音のない雷

昨日はあまりにも仕事で面倒ごとが降ってきて病んで死んでいた。

虚ろな意識の中,かろうじて煙草を吸いに外へ出ると,分厚くひろがった雲の中に稲妻が光っていた。

それを眺めながらぼーっと煙草を吸った。

その間も雲は瞬き続け,雲のしわをなぞるように光の脈が見えた。

不思議なことにこの稲妻には雷鳴がない。ゴロゴロとすら言わない。ストレスで耳がいかれたかと思ったがそうではない。

一雨来るかと思ったがそんなこともない。そのピカピカ光る雲以外に大した雲がなく,むしろ晴れ空に近づいている。

今抱えている面倒ごとも,あの雷の様だったらいいなぁと思った。見てくれだけ大層で,大した被害もなく去っていく感じであれば。

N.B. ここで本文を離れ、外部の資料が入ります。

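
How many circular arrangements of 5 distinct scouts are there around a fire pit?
Circular: fix one position, arrange the rest. (5-1)! = 24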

今日,実際にその面倒ごとを片付けてみるとあっさり片付いた。

昨日の思いが届いたかと思った。

のもつかの間。片付けた先のフェーズでまた更に面倒ごとが出てきた。

関係ないが上司のあの面倒ごとを言う時に,うっすら控えめにぼやかしながら言う感じが嫌いだ。どうせ頼むならはっきりと言いやがれ。それも社内営業ってか。

さておきとして,

「雷は雷雲がある限りどこにでも落ちるから,落ちた音が遠いから安心できるわけではない」という知識を思い出した1日だった。